One of the drivers is last year's announcement that the government is targeting 5GW of renewable energy in 2018, much of which will come from wind, as it aims to diversify the country's energy mix and reduce carbon emissions.

To encourage deployment the government has introduced a raft of measures to attract private investment. These include a generous power purchase price guaranteed for five years. The rate currently stands at roughly $0.17/kWh (€0.15).

This is topped up with an additional payment, which can add up to $0.02/kWh, to counter exchange-rate risk and local inflation. After five years, the power is sold on the open market, where rates are currently around $0.07/kWh.

Other incentives include higher rates for power generated in peak hours, which increase revenue by about 15%, the Iran Wind Energy Association said. To help fund it, since last year all electricity consumers pay an additional $0.001/kWh on their bills.

One of the first private-sector initiatives under construction is a 20MW wind farm being built by Iranian conglomerate Mapna at Kahak using 2.5MW Furhlander turbines.

The first four turbines were  commissioned in 2014, to be followed by the rest this spring. The group plans to add a further 80MW at Kahak by 2017 and has at least another 650MW under development. While it already manufactures blades and generators locally, Mapna aims to produce its own turbines, including a 3.2MW machine.

Next up will be a 109MW plant at Khaf, belonging to Iran's Beheen Company in partnership with Mofid Financial Holding. They have signed a power purchase agreement and hope to reach financial close very soon, the company said.

In preparation, Beheen installed a 1.5MW Windey demonstration turbine in 2013 and has started civil works on the next phase. Windey and Guodian United Power will supply the turbines, with completion slated for the end of the year. Beheen is developing a further 900MW in phases of 100MW each and also plans to manufacture blades and towers and to assemble turbines locally in due course.

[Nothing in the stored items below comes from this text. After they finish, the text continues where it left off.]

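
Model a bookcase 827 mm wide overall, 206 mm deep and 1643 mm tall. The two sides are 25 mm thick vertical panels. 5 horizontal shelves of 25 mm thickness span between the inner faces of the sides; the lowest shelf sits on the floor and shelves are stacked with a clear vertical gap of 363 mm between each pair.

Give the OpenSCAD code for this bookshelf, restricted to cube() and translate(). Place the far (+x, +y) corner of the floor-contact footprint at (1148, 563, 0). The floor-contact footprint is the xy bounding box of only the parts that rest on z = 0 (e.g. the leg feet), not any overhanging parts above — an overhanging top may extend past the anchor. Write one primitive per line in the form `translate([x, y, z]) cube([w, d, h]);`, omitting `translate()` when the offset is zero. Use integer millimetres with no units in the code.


translate([321, 357, 0]) cube([25, 206, 1643]);
translate([1123, 357, 0]) cube([25, 206, 1643]);
translate([346, 357, 0]) cube([777, 206, 25]);
translate([346, 357, 388]) cube([777, 206, 25]);
translate([346, 357, 776]) cube([777, 206, 25]);
translate([346, 357, 1164]) cube([777, 206, 25]);
translate([346, 357, 1552]) cube([777, 206, 25]);


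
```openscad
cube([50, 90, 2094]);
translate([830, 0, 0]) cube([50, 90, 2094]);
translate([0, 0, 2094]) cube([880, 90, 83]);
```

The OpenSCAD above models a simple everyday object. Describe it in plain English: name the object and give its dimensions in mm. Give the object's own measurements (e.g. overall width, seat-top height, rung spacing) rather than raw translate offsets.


A door frame. The clear opening is 780 mm wide and 2094 mm high. Two 50 mm wide jambs, 90 mm deep, stand either side of the opening from the floor to the top of the opening. A 83 mm thick head sits across the top of both jambs, spanning the full outside width of the frame.


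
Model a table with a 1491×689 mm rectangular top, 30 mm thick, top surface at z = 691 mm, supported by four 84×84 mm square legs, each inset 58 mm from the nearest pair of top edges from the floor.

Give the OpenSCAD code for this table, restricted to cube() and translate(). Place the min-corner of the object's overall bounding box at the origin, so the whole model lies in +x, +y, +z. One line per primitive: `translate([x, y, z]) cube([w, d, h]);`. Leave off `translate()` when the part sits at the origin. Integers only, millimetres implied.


// leg_h = 691 - 30 = 661
translate([0, 0, 661]) cube([1491, 689, 30]);
translate([58, 58, 0]) cube([84, 84, 661]);
translate([1349, 58, 0]) cube([84, 84, 661]);
translate([58, 547, 0]) cube([84, 84, 661]);
translate([1349, 547, 0]) cube([84, 84, 661]);


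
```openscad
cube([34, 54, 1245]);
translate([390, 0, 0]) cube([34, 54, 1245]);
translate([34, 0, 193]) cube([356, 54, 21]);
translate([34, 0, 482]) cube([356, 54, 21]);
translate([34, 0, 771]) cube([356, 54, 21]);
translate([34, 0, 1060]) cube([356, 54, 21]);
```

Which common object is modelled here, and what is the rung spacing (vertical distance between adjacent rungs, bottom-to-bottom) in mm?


A ladder. The rung spacing is 289 mm.

Two tall 34×54 posts with 4 short bars between them — a ladder. Adjacent rungs sit at z = 193 and z = 482, so the spacing is 482 − 193 = 289 mm.


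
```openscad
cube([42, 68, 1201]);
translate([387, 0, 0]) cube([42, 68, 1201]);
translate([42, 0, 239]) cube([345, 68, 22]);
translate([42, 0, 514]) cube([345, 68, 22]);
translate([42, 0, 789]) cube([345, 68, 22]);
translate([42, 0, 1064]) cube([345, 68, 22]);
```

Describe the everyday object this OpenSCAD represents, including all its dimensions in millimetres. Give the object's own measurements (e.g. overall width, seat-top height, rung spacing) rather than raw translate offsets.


A straight ladder. Two 42×68 mm vertical rails, 1201 mm tall, stand 429 mm apart (outside-to-outside) with their front faces coplanar on the −y side. 4 rungs, each 68 mm deep and 22 mm tall, span between the inner faces of the rails, front faces flush with the rails. The lowest rung's underside is at z = 239 mm and rungs are spaced 275 mm apart (underside to underside).


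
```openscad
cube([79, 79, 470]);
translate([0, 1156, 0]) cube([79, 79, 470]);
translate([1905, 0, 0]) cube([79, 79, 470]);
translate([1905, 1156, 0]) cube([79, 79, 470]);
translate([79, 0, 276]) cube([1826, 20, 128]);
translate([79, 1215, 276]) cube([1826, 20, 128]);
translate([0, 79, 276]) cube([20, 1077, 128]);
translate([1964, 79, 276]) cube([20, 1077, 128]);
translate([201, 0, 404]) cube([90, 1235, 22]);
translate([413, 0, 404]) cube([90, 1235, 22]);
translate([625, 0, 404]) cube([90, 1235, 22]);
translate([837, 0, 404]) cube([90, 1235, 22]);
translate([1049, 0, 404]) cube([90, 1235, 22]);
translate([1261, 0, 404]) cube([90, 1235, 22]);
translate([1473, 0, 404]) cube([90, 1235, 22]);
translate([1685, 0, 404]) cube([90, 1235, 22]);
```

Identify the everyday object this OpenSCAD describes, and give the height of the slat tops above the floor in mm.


A bed frame. The slat-top height is 426 mm.

Four posts, four rails, and a row of slats — a bed frame. Slats sit on the rails at z = 276 + 128 = 404; with slat thickness 22, the top is 426 mm.


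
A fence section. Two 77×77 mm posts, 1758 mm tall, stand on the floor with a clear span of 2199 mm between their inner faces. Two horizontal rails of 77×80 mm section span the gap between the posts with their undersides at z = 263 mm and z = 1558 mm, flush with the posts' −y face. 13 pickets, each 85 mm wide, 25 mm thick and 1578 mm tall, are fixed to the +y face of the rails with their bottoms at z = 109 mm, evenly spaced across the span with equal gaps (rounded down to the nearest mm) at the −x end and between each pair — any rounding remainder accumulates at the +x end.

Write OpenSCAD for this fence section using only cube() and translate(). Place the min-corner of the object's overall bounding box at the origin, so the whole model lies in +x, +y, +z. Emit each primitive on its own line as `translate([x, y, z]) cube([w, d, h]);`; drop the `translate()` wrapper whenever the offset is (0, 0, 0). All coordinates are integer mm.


cube([77, 77, 1758]);
translate([2276, 0, 0]) cube([77, 77, 1758]);
translate([77, 0, 263]) cube([2199, 77, 80]);
translate([77, 0, 1558]) cube([2199, 77, 80]);
translate([155, 77, 109]) cube([85, 25, 1578]);
translate([318, 77, 109]) cube([85, 25, 1578]);
translate([481, 77, 109]) cube([85, 25, 1578]);
translate([644, 77, 109]) cube([85, 25, 1578]);
translate([807, 77, 109]) cube([85, 25, 1578]);
translate([970, 77, 109]) cube([85, 25, 1578]);
translate([1133, 77, 109]) cube([85, 25, 1578]);
translate([1296, 77, 109]) cube([85, 25, 1578]);
translate([1459, 77, 109]) cube([85, 25, 1578]);
translate([1622, 77, 109]) cube([85, 25, 1578]);
translate([1785, 77, 109]) cube([85, 25, 1578]);
translate([1948, 77, 109]) cube([85, 25, 1578]);
translate([2111, 77, 109]) cube([85, 25, 1578]);


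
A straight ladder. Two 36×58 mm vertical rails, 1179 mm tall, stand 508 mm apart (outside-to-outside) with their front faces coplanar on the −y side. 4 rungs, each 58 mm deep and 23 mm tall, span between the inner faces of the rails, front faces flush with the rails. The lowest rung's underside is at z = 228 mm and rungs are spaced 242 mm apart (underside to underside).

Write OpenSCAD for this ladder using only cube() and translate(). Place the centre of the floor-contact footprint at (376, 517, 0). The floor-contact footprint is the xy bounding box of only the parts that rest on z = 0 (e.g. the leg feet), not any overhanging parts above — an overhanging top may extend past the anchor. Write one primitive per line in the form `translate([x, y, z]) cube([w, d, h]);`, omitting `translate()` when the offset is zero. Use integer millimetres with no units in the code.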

Another private-sector project expected online this year, also near Khaf, is 75MW owned by Asia Sazan. It will be equipped with 30 GE 2.5MW turbines. According to local rumour, the turbines were originally destined for a project in North Africa but the sale fell through.

Prior to these initiatives most of the turbines installed in Iran were based on Vestas 660kW machines, elements of which were originally made locally under licence by the Sadid Industrial Group.